Prayer as political pageantry

Screen-Shot-2013-01-12-at-11_57_55-AMA quick unpacking of the political/cultural symbolism of the prayers offered at the second Obama inauguration:

The invocation came from Myrlie Evers-Williams, widow of civil rights martyr Medgar Evers. Symbolic resonances not only with Obama’s landmark status as the country’s first black president, but also with the Martin Luther King holiday. Our friends at Wikipedia tell me she’s the first woman to offer the invocation at an inauguration–I’m not entirely sure if that means she’s the first woman to pray at an inauguration, period. If not, I’m curious to know who preceded her. Reportedly, she’s also the first layperson to pray at an inauguration. Democracy’s a bit slow to infiltrate American civil religion in that regard, it seems.

The benediction was supposed to have been given by Louie Giglio, a southern evangelical; that looks to me like an effort to repeat the bridge-building gesture of having Rick Warren pray at the first inauguration. Like Warren, however, Giglio became a focus of criticism from gay rights advocates; unlike Warren, Giglio withdrew. (How unilateral was that decision, I wonder?)

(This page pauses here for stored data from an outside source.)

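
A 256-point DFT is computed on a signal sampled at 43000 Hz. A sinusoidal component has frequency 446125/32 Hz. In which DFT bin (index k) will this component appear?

DFT frequency resolution = f_s/N = 43000/256 = 5375/32 Hz
Bin index k = f_signal / resolution = 446125/32 / 5375/32 = 83
The signal frequency 446125/32 Hz falls in DFT bin k = 83.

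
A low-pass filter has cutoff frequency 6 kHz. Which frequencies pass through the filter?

A low-pass filter passes all frequencies below the cutoff frequency 6 kHz and attenuates higher frequencies.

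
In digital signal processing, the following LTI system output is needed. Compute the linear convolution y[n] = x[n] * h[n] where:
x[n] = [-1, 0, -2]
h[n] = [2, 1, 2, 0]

y[n] = sum_k x[k]*h[n-k]. Output length = len(x) + len(h) - 1 = 3 + 4 - 1 = 6.
y[0] = -1*2 = -2
y[1] = 0*2 + -1*1 = -1
y[2] = -2*2 + 0*1 + -1*2 = -6
y[3] = -2*1 + 0*2 + -1*0 = -2
y[4] = -2*2 + 0*0 = -4
y[5] = -2*0 = 0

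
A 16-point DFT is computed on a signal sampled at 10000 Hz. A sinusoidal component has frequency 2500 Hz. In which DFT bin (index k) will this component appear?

DFT frequency resolution = f_s/N = 10000/16 = 625 Hz
Bin index k = f_signal / resolution = 2500 / 625 = 4
The signal frequency 2500 Hz falls in DFT bin k = 4.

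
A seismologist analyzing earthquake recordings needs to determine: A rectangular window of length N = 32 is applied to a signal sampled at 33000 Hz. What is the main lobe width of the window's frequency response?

For a rectangular window of length N,
the main lobe width in frequency is 2*f_s/N.
= 2*33000/32 = 4125/2 Hz
This determines the minimum frequency separation for resolving two sinusoids.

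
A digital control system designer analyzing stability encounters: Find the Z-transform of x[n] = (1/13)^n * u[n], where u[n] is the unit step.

The Z-transform of a^n * u[n] is z/(z-a) for |z| > |a|.
Here a = 1/13, so X(z) = z/(z - (1/13)) = 13z/(13z - 1)
ROC: |z| > 1/13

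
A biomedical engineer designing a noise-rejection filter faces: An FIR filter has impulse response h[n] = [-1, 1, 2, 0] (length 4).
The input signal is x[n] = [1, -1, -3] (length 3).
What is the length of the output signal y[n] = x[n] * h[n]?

For linear convolution, the output length is:
len(y) = len(x) + len(h) - 1 = 3 + 4 - 1 = 6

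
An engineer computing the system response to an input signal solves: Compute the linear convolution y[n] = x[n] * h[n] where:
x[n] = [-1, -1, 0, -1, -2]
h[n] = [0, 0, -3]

y[n] = sum_k x[k]*h[n-k]. Output length = len(x) + len(h) - 1 = 5 + 3 - 1 = 7.
y[0] = -1*0 = 0
y[1] = -1*0 + -1*0 = 0
y[2] = 0*0 + -1*0 + -1*-3 = 3
y[3] = -1*0 + 0*0 + -1*-3 = 3
y[4] = -2*0 + -1*0 + 0*-3 = 0
y[5] = -2*0 + -1*-3 = 3
y[6] = -2*-3 = 6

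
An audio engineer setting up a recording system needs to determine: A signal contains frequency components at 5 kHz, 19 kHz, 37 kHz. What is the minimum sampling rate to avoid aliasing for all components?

The highest frequency component is f_max = 37 kHz.
Nyquist rate = 2 * f_max = 2 * 37 kHz = 74 kHz.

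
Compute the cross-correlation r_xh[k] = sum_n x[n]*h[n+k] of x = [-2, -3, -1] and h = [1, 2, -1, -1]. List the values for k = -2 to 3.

Both sequences indexed from 0 and zero outside their support.
Lags with overlap: k = -2 to 3.
  r_xh[-2] = x[2]*h[0] = -1
  r_xh[-1] = x[1]*h[0] + x[2]*h[1] = -5
  r_xh[0] = x[0]*h[0] + x[1]*h[1] + x[2]*h[2] = -7
  r_xh[1] = x[0]*h[1] + x[1]*h[2] + x[2]*h[3] = 0
  r_xh[2] = x[0]*h[2] + x[1]*h[3] = 5
  r_xh[3] = x[0]*h[3] = 2
r_xh = [-1, -5, -7, 0, 5, 2] (for k = -2, ..., 3)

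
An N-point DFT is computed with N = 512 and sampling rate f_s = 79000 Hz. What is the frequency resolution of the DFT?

DFT frequency resolution = f_s / N
= 79000 / 512 = 9875/64 Hz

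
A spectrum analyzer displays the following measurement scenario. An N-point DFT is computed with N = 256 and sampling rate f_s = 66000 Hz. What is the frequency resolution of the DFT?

DFT frequency resolution = f_s / N
= 66000 / 256 = 4125/16 Hz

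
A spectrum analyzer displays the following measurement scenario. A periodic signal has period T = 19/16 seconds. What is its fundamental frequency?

The fundamental frequency is the reciprocal of the period.
f = 1/T = 1/(19/16) = 16/19 Hz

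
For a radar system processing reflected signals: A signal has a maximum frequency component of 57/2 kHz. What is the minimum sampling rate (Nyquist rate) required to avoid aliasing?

By the Nyquist-Shannon sampling theorem,
the minimum sampling rate (Nyquist rate) must be at least 2 * f_max.
Nyquist rate = 2 * 57/2 kHz = 57 kHz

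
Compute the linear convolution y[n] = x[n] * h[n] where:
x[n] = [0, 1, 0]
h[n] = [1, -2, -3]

y[n] = sum_k x[k]*h[n-k]. Output length = len(x) + len(h) - 1 = 3 + 3 - 1 = 5.
y[0] = 0*1 = 0
y[1] = 1*1 + 0*-2 = 1
y[2] = 0*1 + 1*-2 + 0*-3 = -2
y[3] = 0*-2 + 1*-3 = -3
y[4] = 0*-3 = 0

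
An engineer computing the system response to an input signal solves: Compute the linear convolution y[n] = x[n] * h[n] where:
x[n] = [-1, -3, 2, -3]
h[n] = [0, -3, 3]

y[n] = sum_k x[k]*h[n-k]. Output length = len(x) + len(h) - 1 = 4 + 3 - 1 = 6.
y[0] = -1*0 = 0
y[1] = -3*0 + -1*-3 = 3
y[2] = 2*0 + -3*-3 + -1*3 = 6
y[3] = -3*0 + 2*-3 + -3*3 = -15
y[4] = -3*-3 + 2*3 = 15
y[5] = -3*3 = -9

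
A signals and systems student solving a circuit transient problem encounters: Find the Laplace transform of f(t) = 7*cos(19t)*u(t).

Standard pair: cos(wt)*u(t) <-> s/(s^2+w^2)
With w = 19: L{7*cos(19t)*u(t)} = 7s/(s^2+361)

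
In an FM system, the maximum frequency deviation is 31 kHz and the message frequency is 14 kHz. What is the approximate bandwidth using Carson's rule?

Carson's rule: BW = 2*(delta_f + f_m)
= 2*(31 + 14) kHz = 90 kHz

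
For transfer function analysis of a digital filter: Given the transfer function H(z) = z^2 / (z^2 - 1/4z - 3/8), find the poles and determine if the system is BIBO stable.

Poles are roots of the denominator: z^2 - 1/4z - 3/8 = 0.
Quadratic formula: z = [-(-1/4) +/- sqrt((-1/4)^2 - 4*(-3/8))] / 2
Discriminant = 1/16 + 3/2 = 25/16; sqrt = 5/4.
z = (1/4 +/- 5/4) / 2 => z = 3/4 or z = -1/2.
|p1| = 3/4, |p2| = 1/2.
For BIBO stability, all poles must lie inside the unit circle (|p| < 1).
System is STABLE since both |p| < 1.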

So the benediction was actually given by Luis Leon, pastor at St. John’s Episcopal in Washington DC., a.k.a. the “Church of the Presidents.” Episcopalian is as close as you get to an established church in this country–but ah!, what a twist, he’s Latino. He threw a line of Spanish into the prayer: the God of American civil religion is officially bilingual. For the first time at an inauguration?